Digital Dilemmas
The biggest news in comics publishing for 2018 snuck in just under the wire. Last Friday, Viz Media announced that Shonen Jump would be changing formats and moving to a day-and-date release for new chapters of their manga series in English translation and uploading them free on their website. Further, subscribers to Shonen Jump would be able to pay $1.99US/month for access to more than 10,000 chapters of older works. As the father of teenager who cannot stand the wait for new instalments of My Hero Academia, I can assure you that this announcement is a game changer.
Viz’s move is widely being read as an attack on scanlators - the fans who post unauthorized translations of manga online. Both the price (free!) and the timing of the releases (identical to publication time in Japan) will undermine scanlations, but, of course, Viz is also taking a massive risk with their existing revenue streams. Will my son still want paper copies of MHA if he can read the entire series from his iPad? It’s not entirely clear.
Ironically, the day before Viz’s announcement, I was talking at length with colleagues in our Communication and Media Studies department about the What Were Comics? project. One of my colleagues (correctly) noted that I had said extremely little about digital comics all day, opting to focus on traditionally printed comics. His question lingered with me as I read Viz’s news release, because it seems to point towards something that is so difficult in the study of contemporary comics: the absence of even decent data about the state of the industry.

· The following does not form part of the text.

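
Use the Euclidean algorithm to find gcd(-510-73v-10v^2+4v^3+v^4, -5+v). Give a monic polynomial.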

Let me note that comics data has always been something of a problem. Sales and readership data from the first decades of the comic book industry are either absent or unreliable - even circulation statements are at least somewhat suspect. John Jackson Miller and Brian Hibbs both do remarkable work with the current sales data that is available to us, and both of them will remind you of dozens of caveats that come with their numbers. All of this, no matter how problematic it is, is far better than the data that we have for digital readership. This profile of Comixology, for example, gives absolutely no sense of its sales or subscriber levels - it simply tells us how many employees the Amazon subsidiary has; it’s a business profile that doesn’t want to tell us anything about the business.
A pointed example of the limited data on digital comics has been the launch this fall of DC Universe, the hybrid streaming service for DC’s superhero tv shows, films, and comic books. Though the service launched in the United States in September, there has been surprisingly little coverage in the entertainment industry trades or even comics blogs about its take up rate. This article in Sensor Tower from the end of September noted that the app had been downloaded 140,000 times, but that only 33,000 people had paid the $7.99US monthly fee. Based on the adoption rates of other niche streaming services, it is clear that the largest surge in subscribers comes at launch, and then there is the long, slow slog to find and convert additional users. 33,000 seems to be to be a terrible number for a service backed by Warner Entertainment. Even if the number is higher today (and it likely is), that is a small fraction of the number of subscribers to UFC’s Fight Pass or the WWE Network, both of which are far more niche than Superman and Batman.
I should also note that it is nearly impossible for me to assess DC Universe on my own - it is geo-blocked in Canada. Yet another problem with digital delivery, but for another post.
Whenever we talk about What Were Comics? we are asked the question about digital, and it does trouble me. The two biggest stumbling blocks to expanding our study into this domain seem to me to be:
(1) It seems almost impossible to take a step back to the point where we can get a good idea of how much material is included in a field that we might call digital comics - webcomics, web series, twitter comics, fan fiction. The field is extremely vast and extremely decentralized and there is nothing even vaguely approximating a standard reference work akin to the Overstreet Guide. Finding a way to sample it all is daunting, to say the least.
(2) We are still working with extremely limited data because of the proprietary nature of these systems. Sensor Tower’s data is the exception (although we’d love an update!). As for other companies - just like Netflix refuses to provide the public within anything akin to ratings, the actual numbers of subscribers and what they read online is a mystery enshrouded in an enigma.
No matter how the Shonen Jump decision shakes out in the long run, it seems to me that they are taking the lead in digital delivery. As we witness a massive run-up in streaming competition over the next few years with the American broadcast networks and legacy movie studios each positioning themselves to take on Netflix, it will be interesting to watch comic book publishers make similar moves. Viz is offering a significantly more comprehensive back catalogue to its readers at a fraction of the cost of DC Unlimited. It will be interesting to see if or when Warner and Disney will be forced to react in kind by expanding their offerings or lowering their prices.
Yet for scholars and historians of this material, the closed nature of the decisions being made today is troubling. When we study the history of popular music, or television, or film our discussions are driven by data to at least a certain extent. At comics studies conferences, however, I frequently hear assertions that low-selling comic book series are “popular in digital”. These assertions are typically offered with absolutely no evidence. As comics publishing - which has never been up front about circulation in the first place - increasingly shrouds its business practices our work as researchers will become ever more challenging.